A few things I'm considering as I build:

  • Using modern image formats, compression, and responsive sizes to avoid loading massive images on small devices (something of a concern because if the restraurants have great photos, they'll likely have the largest file sizes for best quality)
  • Streaming formats for videos (HLS vs mp4)
  • Restrictions on videos. A short video is all you need to make a huge difference. Balancing the tradeoffs here is still cloudy but I will get there
  • Blurred placeholders (photo) and immediate posters (video) for a more engaging experience even in slow-loading scenarios
  • For audio, I need to explore a little more on file formats there. Needs to be lightweight and clear, but not overly done. Wondering if this might be a pleasant experience for those who have vision issues. While a screen-reader might do well for the text, voices and inflection could really elevate the experience for those users.
  • CACHE CACHE CACHE. This will likely rely heavily on caching to avoid refetches.
  • Progressive enhancement for SPEEEEED. The menu itself should be available instantly. That's already a big win. Handling media should be based on the user movement, not loading everything that might not ever get touched.
  • Gracefully failing. Particularly worried about this when it comes to video. Exploring options when I get here.
  • Offline caching. I've never done this before, but it seems the Service Workers API might be a massive help here. Shout out to web technologies!

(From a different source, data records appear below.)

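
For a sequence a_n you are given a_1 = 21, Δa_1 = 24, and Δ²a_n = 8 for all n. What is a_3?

Build the table forward from the leading diagonal:
D2: 8  8  8
D1: 24  32  40
a: 21  45  77

77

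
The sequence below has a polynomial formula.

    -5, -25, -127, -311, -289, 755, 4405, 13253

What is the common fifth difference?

First differences: -20, -102, -184, 22, 1044, 3650, 8848
Second differences: -82, -82, 206, 1022, 2606, 5198
Third differences: 0, 288, 816, 1584, 2592
Fourth differences: 288, 528, 768, 1008
Fifth differences: 240, 240, 240

240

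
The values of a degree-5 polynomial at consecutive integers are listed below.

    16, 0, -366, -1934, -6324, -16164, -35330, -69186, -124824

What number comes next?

D1: -16, -366, -1568, -4390, -9840, -19166, -33856, -55638
D2: -350, -1202, -2822, -5450, -9326, -14690, -21782
D3: -852, -1620, -2628, -3876, -5364, -7092
D4: -768, -1008, -1248, -1488, -1728
D5: -240, -240, -240, -240
Fifth differences constant at -240.
-1728 − 240 = -1968;  -7092 − 1968 = -9060;  -21782 − 9060 = -30842;  -55638 − 30842 = -86480;  -124824 − 86480 = -211304

-211304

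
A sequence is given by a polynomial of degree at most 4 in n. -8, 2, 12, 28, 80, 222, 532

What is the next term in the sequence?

1112

D1: 10, 10, 16, 52, 142, 310
D2: 0, 6, 36, 90, 168
D3: 6, 30, 54, 78
D4: 24, 24, 24
Fourth differences constant at 24.
78 + 24 = 102;  168 + 102 = 270;  310 + 270 = 580;  532 + 580 = 1112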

In all, the overall experience I want to build treats:

  • Text as primary
  • Media as an enhancement
  • Everything as on-demand

Features

  • Add beautiful photos, engaging video, and nuanced audio to every item on your menu.
  • Build multiple menus per business, organized by categories with names, blurbs, and optional images.
  • Add items in seconds with names, prices, descriptions, and photos when you have them.
  • Each menu auto-generates a shareable link and printable QR.
  • Customer view is responsive and distraction-free.
  • Easily manage your menus from a phone or laptop and update instantly for customers.

Screenshots

MenuNook dashboard MenuNook dashboard - Create menu MenuNook dashboard - Categories page MenuNook dashboard - Dynamic Category page MenuNook dashboard - Public menu page MenuNook feedback dialog MenuNook add item dialog MenuNook collapsing sidebar view MenuNook category deletion dialog

Tech Stack

  • Frontend: Vite + React 19 with TypeScript, React Router 7, shadcn/ui (Radix), Tailwind CSS, and dnd-kit for drag-and-drop ordering.
  • Data layer: tRPC (client + server) paired with TanStack Query for caching and mutations.
  • Backend: Express with tRPC handlers, Supabase for auth/database/storage, and Stripe for billing.
  • Testing: Vitest with Testing Library (React, DOM, user-event), jsdom test environment, and MSW for API mocking.
  • Tooling: ESLint, Prettier, tsx, nodemon, concurrently, and Tailwind merge utilities.

About

A digital menu platform for chef-driven restaurants, letting guests explore dishes through photos, videos, and audio, bringing excitement to choosing what to order.